Since the beginning of his time on the campaign trail, Trump has enjoyed strong support from a huge base of Christian evangelicals. But a new report from The Atlantic shows that when he’s in private, he ridicules those same supporters of faith and views them with cynicism and contempt.
Trump has tailored his priorities to fit the agenda of the Christian evangelical crowd for years, trying to gain support from religious leaders by supporting anti-abortion legislations, trying to protect student prayer in public schools, and appointing constructionists to the bench.
According to Michael Cohen, Trump’s former personal lawyer, Trump became fascinated with the story of Black megachurch pastor Creflo Dollar, who asked his congregation to help him raise funds for a $60 million private Gulfstream jet.
Cohen said Trump liked the “scam” and believed Dollar was “full of s—.”
According to Cohen, Trump said, “They’re all hustlers.”
The Atlantic had reports from several aides who said that they “have heard Trump ridicule conservative religious leaders, dismiss various faith groups with cartoonish stereotypes, and deride certain rites and doctrines held sacred by many of the Americans who constitute his base.”
The aides said that Trump viewed the conservative evangelical base “as a kind of special-interest group” that was there for the taking. To that end, Trump has NEVER been known for being particularly religious- not until he NEEDED support from Christian evangelicals.
According to one former aide, “His view was ‘I’ve been talking to these people for years; I’ve let them stay at my hotels—they’re gonna endorse me. I played the game,'” the Atlantic reports.

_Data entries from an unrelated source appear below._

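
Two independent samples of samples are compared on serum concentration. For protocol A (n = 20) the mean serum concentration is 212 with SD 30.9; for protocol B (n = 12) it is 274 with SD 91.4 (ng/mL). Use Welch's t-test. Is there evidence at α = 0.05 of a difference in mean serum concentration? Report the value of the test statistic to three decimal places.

-2.273

Let group 1 = protocol A, group 2 = protocol B. H0: μ_1 = μ_2; H1: μ_1 ≠ μ_2 (Welch's two-sample t-test, two-sided).
t = (x̄_1 − x̄_2)/√(s_1²/n_1 + s_2²/n_2) = (212 − 274)/√(30.9²/20 + 91.4²/12) = -2.273
Welch–Satterthwaite df ≈ 12.53
Two-sided p-value ≈ 0.041
Since p ≈ 0.041 < α = 0.05, reject H0; the evidence is statistically significant.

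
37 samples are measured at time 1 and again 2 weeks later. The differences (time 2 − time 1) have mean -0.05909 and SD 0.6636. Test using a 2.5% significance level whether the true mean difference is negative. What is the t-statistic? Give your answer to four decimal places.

-0.5416

H0: μ_d = 0; H1: μ_d < 0 (paired t-test on the differences, left-tailed).
t = d̄/(s_d/√n) = -0.05909/(0.6636/√37) = -0.5416
df = n − 1 = 36
p-value = P(T ≤ -0.5416) ≈ 0.296
Since p ≈ 0.296 > α = 0.025, fail to reject H0; the evidence is not statistically significant.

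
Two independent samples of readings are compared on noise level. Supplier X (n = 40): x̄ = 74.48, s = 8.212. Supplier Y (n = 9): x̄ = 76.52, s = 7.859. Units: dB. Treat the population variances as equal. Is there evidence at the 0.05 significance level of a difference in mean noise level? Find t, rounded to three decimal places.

Let group 1 = supplier X, group 2 = supplier Y. H0: μ_1 = μ_2; H1: μ_1 ≠ μ_2 (two-sample pooled-variance t-test, two-sided).
s_p² = [(40−1)·8.212² + (9−1)·7.859²]/(40+9−2) = 66.4713
t = (74.48 − 76.52)/√[66.4713·(1/40 + 1/9)] = -0.678
df = n₁ + n₂ − 2 = 47
Two-sided p-value ≈ 0.501
Since p ≈ 0.501 > α = 0.05, fail to reject H0; the data do not provide sufficient evidence against H0.

-0.678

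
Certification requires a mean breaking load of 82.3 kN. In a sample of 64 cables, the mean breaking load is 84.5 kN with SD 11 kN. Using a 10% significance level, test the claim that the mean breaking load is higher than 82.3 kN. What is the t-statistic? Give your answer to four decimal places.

H0: μ = 82.3; H1: μ > 82.3 (one-sample t-test, right-tailed).
t = (x̄ − μ₀)/(s/√n) = (84.5 − 82.3)/(11/√64) = 1.6000
df = n − 1 = 63
p-value = P(T ≥ 1.6000) ≈ 0.057
Since p ≈ 0.057 < α = 0.1, reject H0; the data support H1.

1.6000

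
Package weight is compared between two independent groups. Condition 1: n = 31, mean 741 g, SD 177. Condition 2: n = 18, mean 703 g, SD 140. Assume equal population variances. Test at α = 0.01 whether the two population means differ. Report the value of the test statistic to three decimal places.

Let group 1 = condition 1, group 2 = condition 2. H0: μ_1 = μ_2; H1: μ_1 ≠ μ_2 (two-sample pooled-variance t-test, two-sided).
s_p² = [(31−1)·177² + (18−1)·140²]/(31+18−2) = 27086.6
t = (741 − 703)/√[27086.6·(1/31 + 1/18)] = 0.779
df = n₁ + n₂ − 2 = 47
Two-sided p-value ≈ 0.4398
Since p ≈ 0.4398 > α = 0.01, fail to reject H0; the data do not provide sufficient evidence against H0.

0.779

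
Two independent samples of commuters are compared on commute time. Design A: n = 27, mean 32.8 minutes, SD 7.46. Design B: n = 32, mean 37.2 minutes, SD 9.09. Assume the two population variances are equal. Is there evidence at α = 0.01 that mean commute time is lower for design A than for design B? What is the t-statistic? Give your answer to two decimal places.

Let group 1 = design A, group 2 = design B. H0: μ_1 = μ_2; H1: μ_1 < μ_2 (two-sample pooled-variance t-test, left-tailed).
s_p² = [(27−1)·7.46² + (32−1)·9.09²]/(27+32−2) = 70.323
t = (32.8 − 37.2)/√[70.323·(1/27 + 1/32)] = -2.01
df = n₁ + n₂ − 2 = 57
p-value = P(T ≤ -2.01) ≈ 0.025
Since p ≈ 0.025 > α = 0.01, fail to reject H0; the evidence is not statistically significant.

-2.01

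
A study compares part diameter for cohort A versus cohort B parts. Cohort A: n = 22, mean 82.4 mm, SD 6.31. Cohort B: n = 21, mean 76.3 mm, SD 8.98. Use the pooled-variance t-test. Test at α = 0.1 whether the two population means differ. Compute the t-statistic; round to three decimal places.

2.587

Let group 1 = cohort A, group 2 = cohort B. H0: μ_1 = μ_2; H1: μ_1 ≠ μ_2 (two-sample pooled-variance t-test, two-sided).
s_p² = [(22−1)·6.31² + (21−1)·8.98²]/(22+21−2) = 59.7304
t = (82.4 − 76.3)/√[59.7304·(1/22 + 1/21)] = 2.587
df = n₁ + n₂ − 2 = 41
Two-sided p-value ≈ 0.0133
Since p ≈ 0.0133 < α = 0.1, reject H0; the evidence is statistically significant.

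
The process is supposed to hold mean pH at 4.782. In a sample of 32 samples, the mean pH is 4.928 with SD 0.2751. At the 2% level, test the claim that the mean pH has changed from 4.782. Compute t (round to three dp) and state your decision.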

The White House was asked to respond to these allegations and a spokesperson said, “people of faith know that President Trump is a champion for religious liberty and the sanctity of life, and he has taken strong actions to support them and protect their freedom to worship.”
They added, “The president is also well known for joking and his terrific sense of humor, which he shares with people of all faiths.”
Many of his fervent supporters view Trump as a “savior” of sorts for a country knee deep in a moral death spiral. With his nominations of Neil Gorsuch, Brett Kavanaugh, and Amy Coney Barrett to the Supreme Court have reinforced the support from the faith community.
Trump has also used religion and faith as a means to disparage his opponent, Democratic presidential nominee Joe Biden, attacking his faith on multiple occasions. At a recent rally in North Carolina, Trumo even said that “there will be no God” if Biden is elected president.
Ryan Burge, a political scientist at Eastern Illinois University, recently told the Associated Press that Trump has had a longstanding goal of trying to cause a rift between evangelical voters and Democrats.
Burge said, “Trump wants to tap into that very base feeling of ‘white Christianity is under attack.’ It’s all posturing to set up this God gap, where if you’re a Christian — especially a white Christian — the Republican Party is going to protect you.”